Taupo District Council has decided to defer making a decision on a draft freedom camping bylaw while it assesses just how much land around Lake Taupo will be affected by its proposed 100m freedom camping buffer zone.
The council decided in June it needed to reconsider a draft freedom camping bylaw it originally intended to have in place for this coming summer. The original draft bylaw proposed banning freedom camping from all public areas in the district except for a list of designated sites, but a threat of legal action from the New Zealand Motor Caravan Association saw it turned completely around.
In June councillors were presented with a new draft which specified where freedom camping was not allowed. That included a 100m buffer zone around the edge of the lake to the control gates, also known as the Taupo-nui-a-Tia boundary.
However, camping is already banned on most Taupo District Council reserves and on private land, meaning it is unclear how much of the perimeter around the lake needs to be covered by a buffer zone.
Council chief executive Gareth Green said the call for further information was to allow the council to assess what the actual effects of a 100m buffer zone around the lake would be and to find out which places the 100m buffer zone would cover.

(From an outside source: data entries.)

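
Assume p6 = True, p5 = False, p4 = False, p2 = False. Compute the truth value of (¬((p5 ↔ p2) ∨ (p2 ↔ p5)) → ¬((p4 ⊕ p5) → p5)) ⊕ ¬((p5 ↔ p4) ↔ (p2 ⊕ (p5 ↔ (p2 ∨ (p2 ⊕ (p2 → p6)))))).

Substituting p6=True, p5=False, p4=False, p2=False:
p5 ↔ p2 = False ↔ False = True
p2 ↔ p5 = False ↔ False = True
(p5 ↔ p2) ∨ (p2 ↔ p5) = True ∨ True = True
¬((p5 ↔ p2) ∨ (p2 ↔ p5)) = ¬True = False
p4 ⊕ p5 = False ⊕ False = False
(p4 ⊕ p5) → p5 = False → False = True
¬((p4 ⊕ p5) → p5) = ¬True = False
¬((p5 ↔ p2) ∨ (p2 ↔ p5)) → ¬((p4 ⊕ p5) → p5) = False → False = True
p5 ↔ p4 = False ↔ False = True
p2 → p6 = False → True = True
p2 ⊕ (p2 → p6) = False ⊕ True = True
p2 ∨ (p2 ⊕ (p2 → p6)) = False ∨ True = True
p5 ↔ (p2 ∨ (p2 ⊕ (p2 → p6))) = False ↔ True = False
p2 ⊕ (p5 ↔ (p2 ∨ (p2 ⊕ (p2 → p6)))) = False ⊕ False = False
(p5 ↔ p4) ↔ (p2 ⊕ (p5 ↔ (p2 ∨ (p2 ⊕ (p2 → p6))))) = True ↔ False = False
¬((p5 ↔ p4) ↔ (p2 ⊕ (p5 ↔ (p2 ∨ (p2 ⊕ (p2 → p6)))))) = ¬False = True
(¬((p5 ↔ p2) ∨ (p2 ↔ p5)) → ¬((p4 ⊕ p5) → p5)) ⊕ ¬((p5 ↔ p4) ↔ (p2 ⊕ (p5 ↔ (p2 ∨ (p2 ⊕ (p2 → p6)))))) = True ⊕ True = False

False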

"Until we know where it is that we are talking about, we can't answer those questions."
Mr Green said on both sides of the freedom camping argument there would be people who thought the draft bylaw either went too far or not far enough and a number of individuals and groups had already said they would consider a judicial review if the bylaw wasn't based on solid information and followed the Freedom Camping Act.

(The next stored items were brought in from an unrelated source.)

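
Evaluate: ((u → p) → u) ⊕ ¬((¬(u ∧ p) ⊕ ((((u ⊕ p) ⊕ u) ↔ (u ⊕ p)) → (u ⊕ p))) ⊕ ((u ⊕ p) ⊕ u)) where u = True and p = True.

u → p = True → True = True
(u → p) → u = True → True = True
u ∧ p = True ∧ True = True
¬(u ∧ p) = ¬True = False
u ⊕ p = True ⊕ True = False
(u ⊕ p) ⊕ u = False ⊕ True = True
u ⊕ p = True ⊕ True = False
((u ⊕ p) ⊕ u) ↔ (u ⊕ p) = True ↔ False = False
u ⊕ p = True ⊕ True = False
(((u ⊕ p) ⊕ u) ↔ (u ⊕ p)) → (u ⊕ p) = False → False = True
¬(u ∧ p) ⊕ ((((u ⊕ p) ⊕ u) ↔ (u ⊕ p)) → (u ⊕ p)) = False ⊕ True = True
u ⊕ p = True ⊕ True = False
(u ⊕ p) ⊕ u = False ⊕ True = True
(¬(u ∧ p) ⊕ ((((u ⊕ p) ⊕ u) ↔ (u ⊕ p)) → (u ⊕ p))) ⊕ ((u ⊕ p) ⊕ u) = True ⊕ True = False
¬((¬(u ∧ p) ⊕ ((((u ⊕ p) ⊕ u) ↔ (u ⊕ p)) → (u ⊕ p))) ⊕ ((u ⊕ p) ⊕ u)) = ¬False = True
((u → p) → u) ⊕ ¬((¬(u ∧ p) ⊕ ((((u ⊕ p) ⊕ u) ↔ (u ⊕ p)) → (u ⊕ p))) ⊕ ((u ⊕ p) ⊕ u)) = True ⊕ True = False

False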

"Whatever decision we make we'd make sure that it's legally correct so that if we were potentially reviewed from either side, that council knows its decision is defendable."
He said council officers would now go away and seek the information councillors had asked for and bring it to a subsequent council meeting where councillors would decide whether to adopt the bylaw or not or do more consultation.
"We would try and find some logical balance."
He said any decision had to be evidence-based and council could only collect evidence that actually existed and had done so in the lead up to the bylaw being drafted. Having motorhomes or vans in an area was of itself not considered to an impact.
"It has to be [blocking] access, or defecating, or rubbish."
However, he said the community had been "quite vocal about its aspirations" to control freedom camping around the lakeshore and the council had been trying to find a balance that was legally correct but also what the community wanted.